Senate leaders in Nebraska, U.S. Senator Ben Sasse (R-NE), a member of the Senate Finance and Budget Committees and U.S. Senator Deb Fischer (R-NE), voted on different sides of the infrastructure bill.

Fischer, a senior member of the Senate Commerce Committee and the top Republican on the Surface Transportation Subcommittee, voted in favor of the bill.

“This bipartisan bill makes long-awaited investments to rebuild and develop our nation’s core infrastructure. While not perfect, it includes resources for Nebraska in the key areas I wanted to see such as roads, bridges, water infrastructure, airports, and broadband,” Fischer said. “I am also pleased that the bill includes provisions I pushed for such as increased flexibility for livestock haulers and assistance for communities in rural America to meet transportation needs.
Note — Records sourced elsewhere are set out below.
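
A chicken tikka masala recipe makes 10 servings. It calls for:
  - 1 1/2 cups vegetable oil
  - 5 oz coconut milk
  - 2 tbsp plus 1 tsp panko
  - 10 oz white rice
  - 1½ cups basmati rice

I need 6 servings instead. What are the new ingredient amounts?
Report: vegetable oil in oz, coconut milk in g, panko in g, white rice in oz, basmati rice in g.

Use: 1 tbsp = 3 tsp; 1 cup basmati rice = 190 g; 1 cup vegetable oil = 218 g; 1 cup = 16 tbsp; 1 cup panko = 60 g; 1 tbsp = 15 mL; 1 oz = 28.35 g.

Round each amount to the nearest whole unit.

vegetable oil: 7 oz; coconut milk: 85 g; panko: 5 g; white rice: 6 oz; basmati rice: 171 g

Scaling factor: 6/10 = 3/5 = 0.6.
vegetable oil: 1.5 cup × 3/5 × 218 g/cup ÷ 28.35 g/oz ≈ 7 oz
coconut milk: 5 oz × 3/5 × 28.35 g/oz ≈ 85 g
panko: (2 tbsp + 1 tsp = 7/3 tbsp) × 3/5 ÷ 16 tbsp/cup × 60 g/cup ≈ 5 g
white rice: 10 oz × 3/5 = 6 oz
basmati rice: 1.5 cup × 3/5 × 190 g/cup = 171 g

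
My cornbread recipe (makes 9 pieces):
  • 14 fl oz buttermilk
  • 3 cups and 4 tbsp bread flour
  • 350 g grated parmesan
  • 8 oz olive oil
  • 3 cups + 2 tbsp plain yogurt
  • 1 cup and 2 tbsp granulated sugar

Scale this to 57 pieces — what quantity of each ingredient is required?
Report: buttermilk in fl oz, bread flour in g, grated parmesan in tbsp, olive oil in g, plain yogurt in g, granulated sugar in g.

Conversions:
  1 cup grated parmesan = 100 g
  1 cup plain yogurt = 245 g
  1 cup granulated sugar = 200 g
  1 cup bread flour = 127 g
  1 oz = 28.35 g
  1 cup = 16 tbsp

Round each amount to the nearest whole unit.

buttermilk: 89 fl oz; bread flour: 2614 g; grated parmesan: 355 tbsp; olive oil: 1436 g; plain yogurt: 4849 g; granulated sugar: 1425 g

Scaling factor: 57/9 = 19/3.
buttermilk: 14 fl oz × 19/3 ≈ 89 fl oz
bread flour: (3 cup + 4 tbsp = 3.25 cup) × 19/3 × 127 g/cup ≈ 2614 g
grated parmesan: 350 g × 19/3 ÷ 100 g/cup × 16 tbsp/cup ≈ 355 tbsp
olive oil: 8 oz × 19/3 × 28.35 g/oz ≈ 1436 g
plain yogurt: (3 cup + 2 tbsp = 3.125 cup) × 19/3 × 245 g/cup ≈ 4849 g
granulated sugar: (1 cup + 2 tbsp = 1.125 cup) × 19/3 × 200 g/cup = 1425 g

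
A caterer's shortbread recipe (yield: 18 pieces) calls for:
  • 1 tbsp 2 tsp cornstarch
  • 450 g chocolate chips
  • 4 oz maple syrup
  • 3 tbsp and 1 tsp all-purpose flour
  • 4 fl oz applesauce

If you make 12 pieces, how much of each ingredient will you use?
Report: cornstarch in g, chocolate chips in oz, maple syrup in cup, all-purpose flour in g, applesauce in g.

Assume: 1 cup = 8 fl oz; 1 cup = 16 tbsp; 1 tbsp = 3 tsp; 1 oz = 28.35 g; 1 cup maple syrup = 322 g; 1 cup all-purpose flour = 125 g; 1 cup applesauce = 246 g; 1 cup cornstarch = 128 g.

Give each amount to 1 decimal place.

Scaling factor: 12/18 = 2/3.
cornstarch: (1 tbsp + 2 tsp = 5/3 tbsp) × 2/3 ÷ 16 tbsp/cup × 128 g/cup ≈ 8.9 g
chocolate chips: 450 g × 2/3 ÷ 28.35 g/oz ≈ 10.6 oz
maple syrup: 4 oz × 2/3 × 28.35 g/oz ÷ 322 g/cup ≈ 0.2 cup
all-purpose flour: (3 tbsp + 1 tsp = 10/3 tbsp) × 2/3 ÷ 16 tbsp/cup × 125 g/cup ≈ 17.4 g
applesauce: 4 fl oz × 2/3 ÷ 8 fl oz/cup × 246 g/cup = 82.0 g

cornstarch: 8.9 g; chocolate chips: 10.6 oz; maple syrup: 0.2 cup; all-purpose flour: 17.4 g; applesauce: 82.0 g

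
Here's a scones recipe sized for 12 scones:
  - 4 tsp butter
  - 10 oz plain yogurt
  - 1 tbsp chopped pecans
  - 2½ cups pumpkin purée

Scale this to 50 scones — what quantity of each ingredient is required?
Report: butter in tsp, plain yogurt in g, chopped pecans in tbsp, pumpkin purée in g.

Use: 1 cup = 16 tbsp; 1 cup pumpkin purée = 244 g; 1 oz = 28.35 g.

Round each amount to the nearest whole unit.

Scaling factor: 50/12 = 25/6.
butter: 4 tsp × 25/6 ≈ 17 tsp
plain yogurt: 10 oz × 25/6 × 28.35 g/oz ≈ 1181 g
chopped pecans: 1 tbsp × 25/6 ≈ 4 tbsp
pumpkin purée: 2.5 cup × 25/6 × 244 g/cup ≈ 2542 g

butter: 17 tsp; plain yogurt: 1181 g; chopped pecans: 4 tbsp; pumpkin purée: 2542 g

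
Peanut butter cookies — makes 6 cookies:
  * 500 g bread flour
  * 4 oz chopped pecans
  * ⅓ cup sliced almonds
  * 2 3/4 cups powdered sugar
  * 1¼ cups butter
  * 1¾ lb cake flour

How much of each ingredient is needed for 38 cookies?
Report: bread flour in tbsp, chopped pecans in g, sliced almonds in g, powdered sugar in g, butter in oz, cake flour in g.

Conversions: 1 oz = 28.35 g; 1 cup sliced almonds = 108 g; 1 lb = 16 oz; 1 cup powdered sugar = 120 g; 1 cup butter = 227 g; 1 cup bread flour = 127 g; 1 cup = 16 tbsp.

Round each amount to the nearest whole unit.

Scaling factor: 38/6 = 19/3.
bread flour: 500 g × 19/3 ÷ 127 g/cup × 16 tbsp/cup ≈ 399 tbsp
chopped pecans: 4 oz × 19/3 × 28.35 g/oz ≈ 718 g
sliced almonds: 1/3 cup × 19/3 × 108 g/cup = 228 g
powdered sugar: 2.75 cup × 19/3 × 120 g/cup = 2090 g
butter: 1.25 cup × 19/3 × 227 g/cup ÷ 28.35 g/oz ≈ 63 oz
cake flour: 1.75 lb × 19/3 × 16 oz/lb × 28.35 g/oz ≈ 5027 g

bread flour: 399 tbsp; chopped pecans: 718 g; sliced almonds: 228 g; powdered sugar: 2090 g; butter: 63 oz; cake flour: 5027 g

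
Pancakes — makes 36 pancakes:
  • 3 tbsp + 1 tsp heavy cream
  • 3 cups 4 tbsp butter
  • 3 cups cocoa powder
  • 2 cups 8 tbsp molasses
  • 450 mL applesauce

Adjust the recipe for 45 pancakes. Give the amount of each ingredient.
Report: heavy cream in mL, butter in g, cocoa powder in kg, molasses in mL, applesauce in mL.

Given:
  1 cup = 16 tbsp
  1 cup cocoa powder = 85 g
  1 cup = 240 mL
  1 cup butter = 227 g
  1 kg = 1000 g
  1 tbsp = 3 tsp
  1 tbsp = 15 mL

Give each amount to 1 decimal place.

Scaling factor: 45/36 = 5/4 = 1.25.
heavy cream: (3 tbsp + 1 tsp = 10/3 tbsp) × 5/4 × 15 mL/tbsp = 62.5 mL
butter: (3 cup + 4 tbsp = 3.25 cup) × 5/4 × 227 g/cup ≈ 922.2 g
cocoa powder: 3 cup × 5/4 × 85 g/cup ÷ 1000 g/kg ≈ 0.3 kg
molasses: (2 cup + 8 tbsp = 2.5 cup) × 5/4 × 240 mL/cup = 750.0 mL
applesauce: 450 mL × 5/4 = 562.5 mL

heavy cream: 62.5 mL; butter: 922.2 g; cocoa powder: 0.3 kg; molasses: 750.0 mL; applesauce: 562.5 mL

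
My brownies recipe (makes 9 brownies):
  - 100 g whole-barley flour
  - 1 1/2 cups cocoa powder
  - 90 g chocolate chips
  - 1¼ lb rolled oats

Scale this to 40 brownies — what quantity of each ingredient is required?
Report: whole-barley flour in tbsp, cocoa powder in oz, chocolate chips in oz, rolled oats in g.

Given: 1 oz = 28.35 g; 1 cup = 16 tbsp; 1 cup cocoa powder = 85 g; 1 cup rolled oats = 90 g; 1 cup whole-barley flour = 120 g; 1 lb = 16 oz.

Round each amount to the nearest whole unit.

whole-barley flour: 59 tbsp; cocoa powder: 20 oz; chocolate chips: 14 oz; rolled oats: 2520 g

Scaling factor: 40/9.
whole-barley flour: 100 g × 40/9 ÷ 120 g/cup × 16 tbsp/cup ≈ 59 tbsp
cocoa powder: 1.5 cup × 40/9 × 85 g/cup ÷ 28.35 g/oz ≈ 20 oz
chocolate chips: 90 g × 40/9 ÷ 28.35 g/oz ≈ 14 oz
rolled oats: 1.25 lb × 40/9 × 16 oz/lb × 28.35 g/oz = 2520 g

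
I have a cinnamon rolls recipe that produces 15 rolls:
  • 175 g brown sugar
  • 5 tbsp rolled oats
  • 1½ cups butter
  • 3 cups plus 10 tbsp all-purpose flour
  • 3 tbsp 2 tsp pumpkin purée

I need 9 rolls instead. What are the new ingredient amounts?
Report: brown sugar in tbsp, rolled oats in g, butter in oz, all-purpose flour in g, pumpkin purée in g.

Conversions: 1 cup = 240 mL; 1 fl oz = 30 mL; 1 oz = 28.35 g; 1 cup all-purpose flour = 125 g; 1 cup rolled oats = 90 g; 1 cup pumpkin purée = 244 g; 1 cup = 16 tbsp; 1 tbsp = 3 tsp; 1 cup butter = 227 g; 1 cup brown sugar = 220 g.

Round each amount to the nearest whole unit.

Scaling factor: 9/15 = 3/5 = 0.6.
brown sugar: 175 g × 3/5 ÷ 220 g/cup × 16 tbsp/cup ≈ 8 tbsp
rolled oats: 5 tbsp × 3/5 ÷ 16 tbsp/cup × 90 g/cup ≈ 17 g
butter: 1.5 cup × 3/5 × 227 g/cup ÷ 28.35 g/oz ≈ 7 oz
all-purpose flour: (3 cup + 10 tbsp = 3.625 cup) × 3/5 × 125 g/cup ≈ 272 g
pumpkin purée: (3 tbsp + 2 tsp = 11/3 tbsp) × 3/5 ÷ 16 tbsp/cup × 244 g/cup ≈ 34 g

brown sugar: 8 tbsp; rolled oats: 17 g; butter: 7 oz; all-purpose flour: 272 g; pumpkin purée: 34 g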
Sasse, who voted not in favor of the bill, issued the following statement opposing the $1 trillion infrastructure bill.

”This $1 trillion infrastructure bill continues to spend money our country doesn’t have — and contrary to lots of Enron-style accounting claims, no, it won’t pay for itself. As a backdrop, U.S. consumer prices are the highest in 13 years — and this out-of-control inflation isn’t slowing down. Washington just spent $2 trillion in March; Majority Leader Schumer and Speaker Pelosi are spending another trillion here; and they’re teeing up Bernie Sanders’ $3.5 trillion reconciliation bill tonight. This is more money than Washington has ever spent before. Net net: yes, infrastructure is important, but doing it the right way is more important,” Sasse said.

The package would provide almost $550 billion in new spending over five years for roads, bridges, broadband internet, water pipes and other public works systems.

With the infrastructure bill now in the rearview, the Senate turns next to Biden’s bigger package, a $3.5 trillion plan with debate likely to extend into the fall.